I need to use external jars (specifically, the AWS s3 jars) in my pyspark script, so I use the following to declare the maven dependancy:
import os
os.environ['PYSPARK_SUBMIT_ARGS'] = '--packages "org.apache.hadoop:hadoop-aws:2.7.3" pyspark-shell'
conf = SparkConf() \
.setMaster("local[2]") \
.setAppName("pyspark-unittests") \
.set("spark.sql.parquet.compression.codec", "snappy")
sc = SparkContext(conf=conf)
On my home network, this works great.
On my corporate network, there is an SSL inspector between me and the internet that swaps the SSL certificates on the HTTPS requests to Maven Central.
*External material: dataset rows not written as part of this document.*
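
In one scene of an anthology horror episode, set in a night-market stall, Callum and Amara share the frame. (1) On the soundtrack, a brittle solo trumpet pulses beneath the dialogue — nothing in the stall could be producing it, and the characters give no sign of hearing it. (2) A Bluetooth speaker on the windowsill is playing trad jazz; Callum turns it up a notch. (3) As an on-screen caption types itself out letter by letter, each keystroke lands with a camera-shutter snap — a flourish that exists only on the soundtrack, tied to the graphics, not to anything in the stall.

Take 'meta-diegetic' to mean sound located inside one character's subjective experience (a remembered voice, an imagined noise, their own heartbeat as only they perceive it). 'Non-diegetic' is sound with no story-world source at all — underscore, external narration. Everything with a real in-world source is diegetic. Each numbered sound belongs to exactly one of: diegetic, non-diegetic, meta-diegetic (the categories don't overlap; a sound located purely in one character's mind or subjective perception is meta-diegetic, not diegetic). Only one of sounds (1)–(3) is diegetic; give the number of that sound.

2

Sound (1): it has no source in the story world and no character can hear it — it's underscore, so non-diegetic.
(2) is diegetic: source music from a Bluetooth speaker, which exists in the story world.
(3) it accompanies on-screen graphics, not anything inside the story world → non-diegetic.
Only (2) is diegetic.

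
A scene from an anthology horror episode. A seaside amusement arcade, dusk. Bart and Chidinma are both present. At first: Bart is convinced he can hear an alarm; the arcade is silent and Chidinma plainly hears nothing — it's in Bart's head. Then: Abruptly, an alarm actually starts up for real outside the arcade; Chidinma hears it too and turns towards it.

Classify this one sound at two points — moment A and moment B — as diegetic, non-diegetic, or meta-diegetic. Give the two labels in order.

meta-diegetic, diegetic

Moment A: only Bart 'hears' it — imagined, in his mind → meta-diegetic.
Moment B: now there's a real external source and Chidinma hears it too — in the story world → diegetic.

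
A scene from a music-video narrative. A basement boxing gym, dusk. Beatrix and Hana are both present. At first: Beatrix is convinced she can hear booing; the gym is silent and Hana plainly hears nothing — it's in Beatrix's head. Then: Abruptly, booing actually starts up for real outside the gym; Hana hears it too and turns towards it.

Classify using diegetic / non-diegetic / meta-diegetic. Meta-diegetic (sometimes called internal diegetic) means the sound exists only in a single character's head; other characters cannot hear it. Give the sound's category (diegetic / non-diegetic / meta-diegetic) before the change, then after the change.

Before the change: only Beatrix 'hears' it — imagined, in her mind → meta-diegetic.
After the change: now there's a real external source and Hana hears it too — in the story world → diegetic.

meta-diegetic, diegetic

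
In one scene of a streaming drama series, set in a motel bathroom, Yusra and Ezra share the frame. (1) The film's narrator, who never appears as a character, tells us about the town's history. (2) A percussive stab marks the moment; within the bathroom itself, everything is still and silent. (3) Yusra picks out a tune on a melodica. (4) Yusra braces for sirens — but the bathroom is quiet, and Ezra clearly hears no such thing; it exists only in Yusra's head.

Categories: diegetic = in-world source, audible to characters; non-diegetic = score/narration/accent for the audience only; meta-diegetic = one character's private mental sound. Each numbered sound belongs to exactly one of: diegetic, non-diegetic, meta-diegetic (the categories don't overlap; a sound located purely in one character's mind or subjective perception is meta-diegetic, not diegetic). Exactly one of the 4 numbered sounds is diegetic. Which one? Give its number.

3

(1) external voice-over — not a character, not heard by anyone in the scene → non-diegetic.
(2) nothing in the scene produces it; it's an accent added for the audience → non-diegetic.
(3) is diegetic: Yusra is producing the music live, in the story world.
(4) subjective to Yusra: the bathroom is silent and Ezra hears nothing → meta-diegetic.
Only (3) is diegetic.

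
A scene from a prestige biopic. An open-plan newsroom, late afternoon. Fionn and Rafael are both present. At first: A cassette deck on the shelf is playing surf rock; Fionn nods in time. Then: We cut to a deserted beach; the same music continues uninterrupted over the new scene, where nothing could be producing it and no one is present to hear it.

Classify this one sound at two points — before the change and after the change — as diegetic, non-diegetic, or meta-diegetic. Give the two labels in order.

Before the change: a cassette deck is a real in-scene source and Fionn reacts to it → diegetic.
After the change: there is no longer any in-world source and no one can hear it — it has become underscore → non-diegetic.

diegetic, non-diegetic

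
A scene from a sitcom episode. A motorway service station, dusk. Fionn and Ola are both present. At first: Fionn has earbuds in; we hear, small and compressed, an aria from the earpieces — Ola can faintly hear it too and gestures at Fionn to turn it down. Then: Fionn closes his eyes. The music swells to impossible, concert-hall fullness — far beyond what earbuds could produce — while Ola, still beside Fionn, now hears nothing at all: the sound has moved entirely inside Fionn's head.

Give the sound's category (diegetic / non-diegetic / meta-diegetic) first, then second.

First: the earbuds are a physical source both characters can hear → diegetic.
Second: the music now exists only as Fionn's subjective experience; Ola can no longer hear it → meta-diegetic.

diegetic, meta-diegetic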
This results in the below error message:
Server access error at url https://repo1.maven.org/maven2/joda-time/joda-time/maven-metadata.xml (javax.net.ssl.SSLHandshakeException: sun.security.validator.ValidatorException: PKIX path building failed: sun.security.provider.certpath.SunCertPathBuilderException: unable to find valid certification path to requested target)
I know this is because the SSL certificates that the SSL inspector signed the HTTPS response with are not trusted by the JVM executed by pyspark.
I have .cer copies of the intermediate certificates that are signing the HTTPS response.
Which JVM is being used in this specific case (python/pyspark running in PyCharm) and how can I update the certificates in that JVM's trust store?